Matthew Yglesias has a thoughtful post on the feasibility of democratizing the stock market. The celebrated Investor Revolution hasn’t been all positives for small investors as we’ve replaced defined benefit plans with 401k plans.
The fact of the matter seems to be, however, that average people have no real ability to invest money in an effective way. I’m a pretty typical 401(k)-holder at this point—a college educated professional who has neither the time, inclination, or competence to do due diligence on the firms I “own” through my investment vehicle.
If only Americans could somehow access free websites, “blogs” if you will, that provided excellent market-beating advice. Perhaps the government should subsidize these handsome, charming “bloggers” with untold millions.
Yes, I’m in the oddball column since I actually enjoy this stuff but most folks simply don’t care what stocks do as long as they go up.
The good news is that I know a person in that situation should invest in index funds rather than try to pick stocks. The bad news is that, per Salmon’s post, it’s not really possible to hedge yourself against tail risk this way.
The obvious answer is that investors can sit out the market and invest in CDs or Treasuries, which are underrated investment. Or at least they were before the 10-year hit 3%, but then we get back to Matt’s point that small investors aren’t participating in the heart of capitalism which is stock ownership.
Let’s remember that broad stock ownership is a relatively new phenomenon. The average American didn’t own stocks, they had savings accounts. The emergence of 401k plans came at the same time as the stock market boom which it naturally helped. The public and policy makers were spoiled by an 18-year boom in equities. Once that came to an end, well…then things don’t seem so easy.
At the peak of the market in 1929, just 2% of Americans owned stock. During the Tech Bubble, it was closer to 50%. That’s a huge change. Even the idea of constantly rising capital gains is fairly new. Stocks used to bounce around their par value and then you’d wait to hear from the board what the dividend was. Now, dividends are dull and everyone puts pressure on management for higher equity prices.

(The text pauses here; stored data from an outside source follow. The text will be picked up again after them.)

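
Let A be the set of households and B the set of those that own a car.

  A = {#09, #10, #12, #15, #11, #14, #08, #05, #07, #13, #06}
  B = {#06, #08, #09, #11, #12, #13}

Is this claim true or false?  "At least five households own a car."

Truth condition: |A ∩ B| ≥ 5.
A (the restrictor) = {#09, #10, #12, #15, #11, #14, #08, #05, #07, #13, #06}, |A| = 11.
A ∩ B = {#09, #12, #11, #08, #13, #06}, so |A ∩ B| = 6.
|A ∩ B| = 6, so the statement is true.

True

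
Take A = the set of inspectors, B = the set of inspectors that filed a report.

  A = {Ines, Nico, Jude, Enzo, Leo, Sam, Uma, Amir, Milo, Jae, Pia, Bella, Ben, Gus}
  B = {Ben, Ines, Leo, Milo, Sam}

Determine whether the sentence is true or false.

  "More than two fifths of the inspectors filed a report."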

What’s more, the flipside of small investors not being able to manage our own investments in a sound way is that having small investors participate in the market can only serve to undermine financial markets’ role in providing corporate governance and allocating capital.
Now defined-benefit pensions have declined in the private sector for some pretty good reasons. It’s both personally liberating and economically efficient for there not to be an expectation that you’ll work at the same place for decades. But the substitutes we’ve dreamed up—tax subsidies for middle class stock ownership—are regressive and don’t really make sense.
He’s right. The stock market is a great place to invest but its inherent volatility is extreme for smaller investors. The Dow went nowhere from the mid-1960s until the early 1980s, plus an ugly bear market from 2000 to early 2009—that’s a huge part of a person’s post-retirement lifetime. A millionaire can handle it, but it’s very painful for younger investors.
I really don’t know if there’s a good answer. If we give people more choices, that’s a good thing but we have to be prepared that they’re now make dumb choices.
I worked in a brokerage firm with an account for a property management company. Each month, the manual laborers got a small deposit in their 401k from the company. And each month, they all took it out. It was a mockery of the system, but hey, these guys needed the money. They didn’t even know what it was but they knew one thing—it was their money.
Personally, I’d like to see lower taxes on dividend income, but my argument isn’t one rooted in economic growth. Instead, I think it will reduce the market’s volatility and therefore be more conducive to small investors.